President signs extension of transportation funding
President Barack Obama signed into law a measure today (March 4) that extends until Sept. 30 federal highway and transit programs that had been slated to expire tonight. The seven-month extension averts a suspension of reimbursements from the U.S. Department of Transportation to the states for their ongoing surface transportation improvement projects, as occurred last March when a similar extension was delayed, and allows states to continue to commit projects just in time for the construction season to begin in earnest.
The Senate approved the legislation, HR 662, by voice vote late Thursday afternoon. The Senate's vote came without debate in the midst of consideration of an unrelated measure to reform U.S. patent laws. The House of Representatives had voted 421-4 Wednesday afternoon to pass the bill.
"We're pleased that Congress and President Obama acted this week to extend federal highway and transit programs by seven months, allowing thousands of construction projects state departments of transportation have planned or under construction to move forward, uninterrupted," said John Horsley, executive director of the American Association of State Highway and Transportation Officials. "Now we set about the hard work of getting a multiyear reauthorization in place later this year. This essential legislation will allow states to continue to preserve and modernize the surface transportation systems that individuals, families, and businesses depend on everyday. We must get this done."
Senate Environment and Public Works Committee Chairwoman Barbara Boxer, D-California, said in a statement that the seven-month extension of Fiscal Year 2009 funding levels for highways and mass transit will save and create jobs in the construction industry and help get the economy back on track.

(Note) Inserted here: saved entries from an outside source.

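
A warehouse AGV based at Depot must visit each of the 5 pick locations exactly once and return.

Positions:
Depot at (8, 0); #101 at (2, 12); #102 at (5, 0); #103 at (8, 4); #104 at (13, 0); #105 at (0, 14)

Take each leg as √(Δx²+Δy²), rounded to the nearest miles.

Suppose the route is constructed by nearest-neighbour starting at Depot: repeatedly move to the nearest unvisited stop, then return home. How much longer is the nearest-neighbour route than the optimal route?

7 miles longer than the optimal tour.

From Depot: #102=3, #103=4, #104=5, #101=13, #105=16 → choose #102 (3).
From #102: #103=5, #104=8, #101=12, #105=15 → choose #103 (5).
From #103: #104=6, #101=10, #105=13 → choose #104 (6).
From #104: #101=16, #105=19 → choose #101 (16).
From #101: #105=3 → choose #105 (3).
NN route Depot → #102 → #103 → #104 → #101 → #105 → Depot costs 49.
Optimal: Depot → #102 → #101 → #105 → #103 → #104 → Depot costs 42 (by enumerating all 60 distinct tours).
Excess = 49 − 42 = 7.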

"With the construction season upon us, this extension is especially important because it will give states the certainty they need to award contracts and get projects underway," she said. "This will help ensure that jobs are saved and created in California and across the country. I am continuing to work with my colleagues from both sides of the aisle on a new surface transportation bill for the 21st century. Our goal is to get this legislation enacted by the end of this year."

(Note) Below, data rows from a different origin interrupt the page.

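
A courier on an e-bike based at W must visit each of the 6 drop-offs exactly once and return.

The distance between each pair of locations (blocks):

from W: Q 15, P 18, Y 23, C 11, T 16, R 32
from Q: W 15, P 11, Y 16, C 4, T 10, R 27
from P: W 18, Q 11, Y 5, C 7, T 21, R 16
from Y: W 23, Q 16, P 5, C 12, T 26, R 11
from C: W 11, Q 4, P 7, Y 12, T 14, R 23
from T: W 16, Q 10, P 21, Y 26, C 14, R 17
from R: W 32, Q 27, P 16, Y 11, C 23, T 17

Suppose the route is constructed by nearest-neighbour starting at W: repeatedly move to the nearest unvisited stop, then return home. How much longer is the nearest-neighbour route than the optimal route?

W: C=11, Q=15, T=16, P=18, Y=23, R=32 ⇒ C
C: Q=4, P=7, Y=12, T=14, R=23 ⇒ Q
Q: T=10, P=11, Y=16, R=27 ⇒ T
T: R=17, P=21, Y=26 ⇒ R
R: Y=11, P=16 ⇒ Y
Y: P=5 ⇒ P
NN route W → C → Q → T → R → Y → P → W costs 76.
Optimal: W → Q → C → P → Y → R → T → W costs 75 (by enumerating all 360 distinct tours).
Excess = 76 − 75 = 1.

Excess over optimum: 1 blocks.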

In a statement issued Thursday evening after Senate passage of the bill, House Transportation and Infrastructure Committee Chairman John Mica, R-Florida, said the extension will provide some stability for state transportation departments to continue planning and constructing transportation projects through the summer construction season.
"This extension of transportation programs will allow more time for the Transportation and Infrastructure Committee to develop a fiscally responsible, long-term reauthorization of transportation programs to create jobs and build our nation's infrastructure," Mica said.
The new law extends until the end of this federal fiscal year the 2005 highway and transit authorization law -- the Safe, Accountable, Flexible, Efficient, Transportation Equity Act: A Legacy for Users, commonly known as "SAFETEA-LU." Expenditure authority for the Highway Trust Fund would also continue through Sept. 30. This is the seventh short-term extension of SAFETEA-LU, which expired Sept. 30, 2009.
Support for Extension Nearly Unanimous
Rep. Peter DeFazio, D-Oregon and ranking minority member of the House Highways and Transit Subcommittee, said the United States is falling behind many other nations when it comes to investing in transportation infrastructure.
DeFazio noted the Senate earlier Wednesday had passed and sent to the president a two-week continuing resolution (House Joint Resolution 44) extending government funding from Friday to March 18, a measure that includes nearly $1 billion in cuts to transportation programs including a $650 million reduction in highway spending for this fiscal year compared to Fiscal Year 2010, rescission of $293 million in unspent transportation earmarks from previous years, and a $25 million reduction in the Rail Line Relocation and Improvement program.
"Rebuilding our infrastructure -- this is the last place we should cut," he said. "Unfortunately, some cuts have already been proposed and made in transportation. That's not where we should be cutting. Those who would advocate further cuts are wrong."
Obama last month proposed a $556 billion six-year surface transportation reauthorization as part of his FY 2012 budget request. (see Feb. 18 AASHTO Journal story) It did not issue recommendations on how to pay for the bill, however.